The article also says accountability has gone missing at the top. Transportation Minister Miri Regev and board chairman Moshe Shimoni are portrayed as protecting the system rather than disciplining it, while no senior official has paid a personal price for repeated failures. At the center of the story is Gila Adraee, now a senior manager at the railway and previously the powerful head of the workers' committee. She was promoted three years ago to deputy division head with better pay and benefits, after management sought labor peace.
According to camera footage cited in the report, Adraee was filmed twice in the past month taking a railway utility vehicle for personal errands during work hours, including shopping at a nearby Osher Ad store. Workers say she did not log out and spent about four of 12.5 working hours on personal shopping. In one instance she was accompanied by her personal assistant, and in another by a security department employee.
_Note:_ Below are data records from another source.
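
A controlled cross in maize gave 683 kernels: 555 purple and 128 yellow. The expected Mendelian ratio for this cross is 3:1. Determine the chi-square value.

Under the 3:1 hypothesis (Σ ratio = 4, N = 683):
  purple: 683 × 3/4 = 512.25
  yellow: 683 × 1/4 = 170.75
χ² = Σ (O − E)² / E
  purple: (555 − 512.25)² / 512.25 = 3.5677
  yellow: (128 − 170.75)² / 170.75 = 10.7031
χ² = 3.5677 + 10.7031 = 14.2708 ≈ 14.271

14.271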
Staff who complained to management and to Regev's office say they were met with a dismissive response telling them to go to the police if anything seemed criminal.
The report says the railway also spent 11,500 shekels on measurements and then another 281,000 shekels on renovating Adraee's office, which employees dubbed "Gila's villa." They say the 300,000-shekel renovation created a 70-square-meter private suite with luxury finishes, a coded entrance, special furniture, curtains, plants and a planned private parking space and synthetic lawn. The article further says about 20 senior managers were flown to Poland last month for an official Holocaust study trip, during which labor chairman Liav Eliyahu, who is under suspicion in a separate corruption case, was treated as an honored guest. Separately, a newly purchased German forklift worth about half a million shekels has been sitting outside a Haifa spare-parts warehouse for 3.5 weeks because it is too tall to fit through the door.